Mets’ Mark Vientos, rounding bases after hitting a home run...

Mets’ Mark Vientos, rounding bases after hitting a home run March 1, has plenty of power but says he feels as if he always has to prove himself ‘’times two.’’ Credit: AP/Jeff Roberson

JUPITER, Fla. — Mark Vientos crushed a 411-foot bomb in the eighth inning of the Mets’ spring training game on Wednesday and then dropped a mini-bomb in his postgame interview session.

“I walk around here with a chip on my shoulder,” Vientos said. “I feel like I’ve always got to prove [myself] times two and I feel like I’ve been doing it.

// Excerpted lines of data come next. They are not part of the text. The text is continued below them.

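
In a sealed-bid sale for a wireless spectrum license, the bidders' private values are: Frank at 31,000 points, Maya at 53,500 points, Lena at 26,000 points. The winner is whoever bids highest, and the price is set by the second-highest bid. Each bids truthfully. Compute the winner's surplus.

Surplus = 22,500 points.

Ranking the bids: Maya 53,500 points; Frank 31,000 points; Lena 26,000 points.
Maya wins with the top bid and pays the second-highest, 31,000 points.
Surplus = 53,500 points − 31,000 points = 22,500 points.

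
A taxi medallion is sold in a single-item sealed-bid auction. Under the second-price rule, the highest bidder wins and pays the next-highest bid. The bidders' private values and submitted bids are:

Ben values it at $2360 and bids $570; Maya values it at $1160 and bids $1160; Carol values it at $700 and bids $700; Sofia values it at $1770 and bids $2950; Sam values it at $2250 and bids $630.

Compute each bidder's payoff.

Payoffs: Ben $0, Maya $0, Carol $0, Sofia $610, Sam $0.

Bids in descending order: Sofia $2950 > Maya $1160 > Carol $700 > Sam $630 > Ben $570.
Sofia has the top bid and wins; the price is the second-highest bid, $1160.
Sofia's payoff = $1770 − $1160 = $610. All other bidders lose, so their payoff is 0.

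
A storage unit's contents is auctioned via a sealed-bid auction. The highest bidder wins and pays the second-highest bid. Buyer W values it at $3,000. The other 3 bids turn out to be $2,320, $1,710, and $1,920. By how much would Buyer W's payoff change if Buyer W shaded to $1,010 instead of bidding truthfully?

Change in payoff: -$680.

The highest competing bid is $2,320.
Bidding truthfully at $3,000: Buyer W has the top bid, wins, and pays the second-highest bid $2,320. Payoff = $3,000 − $2,320 = $680.
Bidding $1,010: the top bid is $2,320 (a rival), so Buyer W loses. Payoff = $0.
Change = $0 − $680 = -$680.
This is the dominant-strategy logic: truthful bidding weakly beats any alternative.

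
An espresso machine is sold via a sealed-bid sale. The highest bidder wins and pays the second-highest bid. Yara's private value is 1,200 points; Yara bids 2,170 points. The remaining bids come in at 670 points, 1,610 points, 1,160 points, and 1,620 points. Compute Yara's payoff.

Highest competing bid: 1,620 points.
Yara's bid 2,170 points is the highest overall, so Yara wins and pays the second-highest bid, 1,620 points.
Payoff = value − price = 1,200 points − 1,620 points = -420 points.

Yara's payoff: -420 points.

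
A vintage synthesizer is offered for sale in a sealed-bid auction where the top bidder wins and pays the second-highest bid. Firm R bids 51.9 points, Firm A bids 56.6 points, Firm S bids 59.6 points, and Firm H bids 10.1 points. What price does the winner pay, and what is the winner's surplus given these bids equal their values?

Ordered from highest: Firm S 59.6 points; Firm A 56.6 points; Firm R 51.9 points; Firm H 10.1 points.
Firm S is the highest bidder, so Firm S wins.
Under the second-price rule, the price is the second-highest bid: 56.6 points.
Surplus = 59.6 points − 56.6 points = 3.0 points.

The winner pays 56.6 points for a surplus of 3.0 points.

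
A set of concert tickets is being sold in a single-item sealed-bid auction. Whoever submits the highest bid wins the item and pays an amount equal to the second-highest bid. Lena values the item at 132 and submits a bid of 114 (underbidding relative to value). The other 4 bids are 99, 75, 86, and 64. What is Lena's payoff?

Highest competing bid: 99.
Lena's bid 114 is the highest overall, so Lena wins and pays the second-highest bid, 99.
Payoff = value − price = 132 − 99 = 33.

Lena's payoff: 33.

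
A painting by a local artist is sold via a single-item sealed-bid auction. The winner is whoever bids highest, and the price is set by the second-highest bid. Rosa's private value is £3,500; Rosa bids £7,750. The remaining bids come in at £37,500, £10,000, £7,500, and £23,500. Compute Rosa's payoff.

Payoff = £0.

Highest competing bid: £37,500.
Rosa's bid £7,750 is not the highest, so Rosa loses, pays nothing, and earns zero payoff.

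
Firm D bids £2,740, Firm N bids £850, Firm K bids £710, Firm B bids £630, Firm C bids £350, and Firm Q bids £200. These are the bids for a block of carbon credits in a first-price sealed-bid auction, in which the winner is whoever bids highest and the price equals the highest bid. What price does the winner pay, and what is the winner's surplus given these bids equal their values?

Sorted high to low: Firm D £2,740, then Firm N £850, then Firm K £710, then Firm B £630, then Firm C £350, then Firm Q £200.
Firm D is the highest bidder, so Firm D wins.
Under the first-price rule, the price is the highest bid: £2,740.
Surplus = £2,740 − £2,740 = £0.

The winner pays £2,740 for a surplus of £0.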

Just want to keep it up and keep proving myself, and it’s not going to stop.”

Why does he feel that way?

“I just feel like that’s just the narrative for me since I’ve been playing this game from a young age,” Vientos said.

Vientos, 24, was a second-round pick by the Mets in 2017 at age 17. He has always been a good power prospect, and he reached the majors for 16 games in 2022 and another 65 in 2023.

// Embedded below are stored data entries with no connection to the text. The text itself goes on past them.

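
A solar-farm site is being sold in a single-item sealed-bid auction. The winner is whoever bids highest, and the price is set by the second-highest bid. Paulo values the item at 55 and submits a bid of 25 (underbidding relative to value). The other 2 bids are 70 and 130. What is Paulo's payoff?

Payoff = 0.

Highest competing bid: 130.
Paulo's bid 25 is not the highest, so Paulo loses, pays nothing, and earns zero payoff.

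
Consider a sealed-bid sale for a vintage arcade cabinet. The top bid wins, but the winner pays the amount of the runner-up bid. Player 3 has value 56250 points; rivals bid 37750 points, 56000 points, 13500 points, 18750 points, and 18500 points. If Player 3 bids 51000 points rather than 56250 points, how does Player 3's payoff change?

The highest competing bid is 56000 points.
Bidding truthfully at 56250 points: Player 3 has the top bid, wins, and pays the second-highest bid 56000 points. Payoff = 56250 points − 56000 points = 250 points.
Bidding 51000 points: the top bid is 56000 points (a rival), so Player 3 loses. Payoff = 0 points.
Change = 0 points − 250 points = -250 points.

-250 points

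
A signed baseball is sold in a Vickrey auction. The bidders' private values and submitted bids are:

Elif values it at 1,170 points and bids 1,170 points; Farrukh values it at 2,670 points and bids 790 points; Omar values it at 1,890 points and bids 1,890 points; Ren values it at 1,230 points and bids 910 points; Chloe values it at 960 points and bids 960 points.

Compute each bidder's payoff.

Elif 0 points, Farrukh 0 points, Omar 720 points, Ren 0 points, Chloe 0 points.

Ranking the bids: Omar 1,890 points, then Elif 1,170 points, then Chloe 960 points, then Ren 910 points, then Farrukh 790 points.
Omar has the top bid and wins; the price is the second-highest bid, 1,170 points.
Omar's payoff = 1,890 points − 1,170 points = 720 points. All other bidders lose, so their payoff is 0.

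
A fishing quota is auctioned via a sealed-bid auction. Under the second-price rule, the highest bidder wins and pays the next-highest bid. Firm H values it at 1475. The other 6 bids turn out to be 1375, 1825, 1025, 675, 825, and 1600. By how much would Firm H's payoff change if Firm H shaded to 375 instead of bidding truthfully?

The highest competing bid is 1825.
Bidding truthfully at 1475: the top bid is 1825 (a rival), so Firm H loses. Payoff = 0.
Bidding 375: the top bid is 1825 (a rival), so Firm H loses. Payoff = 0.
Change = 0 − 0 = 0.
The bid only affects whether you win, not the price — here both bids land on the same side of the top rival bid, so the deviation is payoff-neutral.

Payoff change: 0.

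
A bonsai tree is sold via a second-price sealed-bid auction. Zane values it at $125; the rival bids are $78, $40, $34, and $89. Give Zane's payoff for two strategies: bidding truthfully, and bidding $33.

The highest competing bid is $89.
Bidding truthfully at $125: Zane has the top bid, wins, and pays the second-highest bid $89. Payoff = $125 − $89 = $36.
Bidding $33: the top bid is $89 (a rival), so Zane loses. Payoff = $0.

(a) $36  (b) $0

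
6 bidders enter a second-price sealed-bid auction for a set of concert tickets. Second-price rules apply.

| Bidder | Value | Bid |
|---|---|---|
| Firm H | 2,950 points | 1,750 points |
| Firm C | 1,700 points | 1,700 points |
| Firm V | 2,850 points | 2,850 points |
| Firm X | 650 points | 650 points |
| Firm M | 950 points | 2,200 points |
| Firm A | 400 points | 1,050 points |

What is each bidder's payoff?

Ranking the bids: Firm V 2,850 points; Firm M 2,200 points; Firm H 1,750 points; Firm C 1,700 points; Firm A 1,050 points; Firm X 650 points.
Firm V has the top bid and wins; the price is the second-highest bid, 2,200 points.
Firm V's payoff = 2,850 points − 2,200 points = 650 points. All other bidders lose, so their payoff is 0.

Payoffs: Firm H 0 points, Firm C 0 points, Firm V 650 points, Firm X 0 points, Firm M 0 points, Firm A 0 points.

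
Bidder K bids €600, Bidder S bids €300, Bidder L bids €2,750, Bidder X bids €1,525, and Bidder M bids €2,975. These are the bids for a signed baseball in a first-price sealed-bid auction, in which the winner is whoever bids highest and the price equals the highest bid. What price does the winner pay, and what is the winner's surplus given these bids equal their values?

Price €2,975; surplus €0.

Bids in descending order: Bidder M €2,975; Bidder L €2,750; Bidder X €1,525; Bidder K €600; Bidder S €300.
Bidder M is the highest bidder, so Bidder M wins.
Under the first-price rule, the price is the highest bid: €2,975.
Surplus = €2,975 − €2,975 = €0.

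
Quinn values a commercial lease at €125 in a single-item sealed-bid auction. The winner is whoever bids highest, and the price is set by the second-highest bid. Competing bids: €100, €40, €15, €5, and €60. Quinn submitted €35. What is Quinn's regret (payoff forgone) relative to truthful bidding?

Payoff forgone: €25.

The highest competing bid is €100.
Bidding truthfully at €125: Quinn has the top bid, wins, and pays the second-highest bid €100. Payoff = €125 − €100 = €25.
Bidding €35: the top bid is €100 (a rival), so Quinn loses. Payoff = €0.
Regret = truthful payoff − actual payoff = €25 − €0 = €25.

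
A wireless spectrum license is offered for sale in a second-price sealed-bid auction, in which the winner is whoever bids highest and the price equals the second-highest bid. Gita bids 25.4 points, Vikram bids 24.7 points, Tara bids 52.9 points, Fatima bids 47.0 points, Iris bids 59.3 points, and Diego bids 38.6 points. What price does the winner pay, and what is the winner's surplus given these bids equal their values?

Price 52.9 points; surplus 6.4 points.

Ordered from highest: Iris 59.3 points > Tara 52.9 points > Fatima 47.0 points > Diego 38.6 points > Gita 25.4 points > Vikram 24.7 points.
Iris is the highest bidder, so Iris wins.
Under the second-price rule, the price is the second-highest bid: 52.9 points.
Surplus = 59.3 points − 52.9 points = 6.4 points.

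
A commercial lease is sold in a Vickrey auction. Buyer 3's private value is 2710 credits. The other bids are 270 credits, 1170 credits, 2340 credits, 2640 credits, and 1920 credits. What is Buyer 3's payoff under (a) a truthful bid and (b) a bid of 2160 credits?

The highest competing bid is 2640 credits.
Bidding truthfully at 2710 credits: Buyer 3 has the top bid, wins, and pays the second-highest bid 2640 credits. Payoff = 2710 credits − 2640 credits = 70 credits.
Bidding 2160 credits: the top bid is 2640 credits (a rival), so Buyer 3 loses. Payoff = 0 credits.
This is the dominant-strategy logic: truthful bidding weakly beats any alternative.

Truthful: 70 credits; alternative: 0 credits.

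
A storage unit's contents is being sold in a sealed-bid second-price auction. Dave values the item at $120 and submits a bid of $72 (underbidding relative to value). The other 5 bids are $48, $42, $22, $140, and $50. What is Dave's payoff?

Highest competing bid: $140.
Dave's bid $72 is not the highest, so Dave loses, pays nothing, and earns zero payoff.

Payoff = $0.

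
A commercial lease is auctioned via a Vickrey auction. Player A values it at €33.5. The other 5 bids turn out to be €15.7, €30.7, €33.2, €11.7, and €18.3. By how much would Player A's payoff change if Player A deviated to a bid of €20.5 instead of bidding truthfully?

Change in payoff: -€0.3.

The highest competing bid is €33.2.
Bidding truthfully at €33.5: Player A has the top bid, wins, and pays the second-highest bid €33.2. Payoff = €33.5 − €33.2 = €0.3.
Bidding €20.5: the top bid is €33.2 (a rival), so Player A loses. Payoff = €0.0.
Change = €0.0 − €0.3 = -€0.3.
This is the dominant-strategy logic: truthful bidding weakly beats any alternative.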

There have been questions about Vientos’ defensive position, which is why in the minors he started as a 6-4 shortstop, was quickly moved to third base, then was tried in the corner outfield positions and now is a corner infielder/designated hitter.

Vientos hit 25 homers in the minors in 2021, had 24 in 2022 and was in the middle of a prodigious power surge (13 home runs in 38 Triple-A games) when the Mets called him up on May 17, 2023.

 

Vientos homered in his 2023 big-league debut, a 414-foot two-run blast in the seventh inning of what might have been the Mets’ most exciting game of a disappointing season.

The Mets went into the bottom of the ninth trailing Tampa Bay 5-2. Francisco Alvarez tied it with a three-run homer. Tampa Bay took a 7-5 lead in the 10th, but Pete Alonso hit a walk-off three-run homer to give the Mets a thrilling 8-7 victory.

Hope sprung for a day at Citi Field, especially with the big blasts from homegrown rookies Alvarez and Vientos.

The next day, Vientos was not in manager Buck Showalter’s lineup; Daniel Vogelbach and Eduardo Escobar were.

Thus began a season-long dance by Showalter of not exactly giving Vientos a real chance to show he belonged.

The Mets had 118 games left when Vientos made his debut. He started 60 of them, and he finished with a .211 batting average, nine home runs and a .620 OPS.

Vientos was not great. He didn’t really get a chance to be great, though.

The good news for Vientos — and this is not him saying it — is that the Mets have a totally new regime in 2024. David Stearns has replaced Billy Eppler as the chief decision-maker. Carlos Mendoza has replaced Showalter as manager.

Asked if he feels as if he is getting a fresh start with the new braintrust, Vientos said: “I’m not saying it’s the same — obviously it’s a different manager and front office — but I feel like I take it the same way. I go about my work and stay focused on what I need to focus on. I don’t really focus on outside things like that.”

Vientos said his first conversations with Stearns and Mendoza were mostly introductory.

“They said they’d heard good things,” he said. “I said the same thing.”

Vientos is batting .206 with three home runs in spring training. The homers have come in his last eight games. He is battling Brett Baty for the third-base job and perhaps Ji Man Choi and Luke Voit and whatever regular Mendoza wants to give a partial day off for the DH job.

Does he see a path to regular at-bats?

“I feel like, yeah,” he said. “I’m not sure because a week from now, you don’t know what’s going to happen. Two days from now, you don’t know what’s going to happen. But as of right now, yeah.”

Notes & quotes: Jose Butto (0.90 ERA in four appearances) threw four shutout innings in the Mets’ scoreless tie with St. Louis . . . Baty, who was scratched from Wednesday’s game with minor back tightness, went 1-for-3 and made two excellent plays at third base, one diving to his right and one leaping . . . Edwin Diaz threw a live batting practice session and then left for New York to be with his wife, who was due to give birth . . . Jeff McNeil (biceps soreness) might make his exhibition debut on Sunday or Tuesday, Mendoza said. The Mets are off Monday.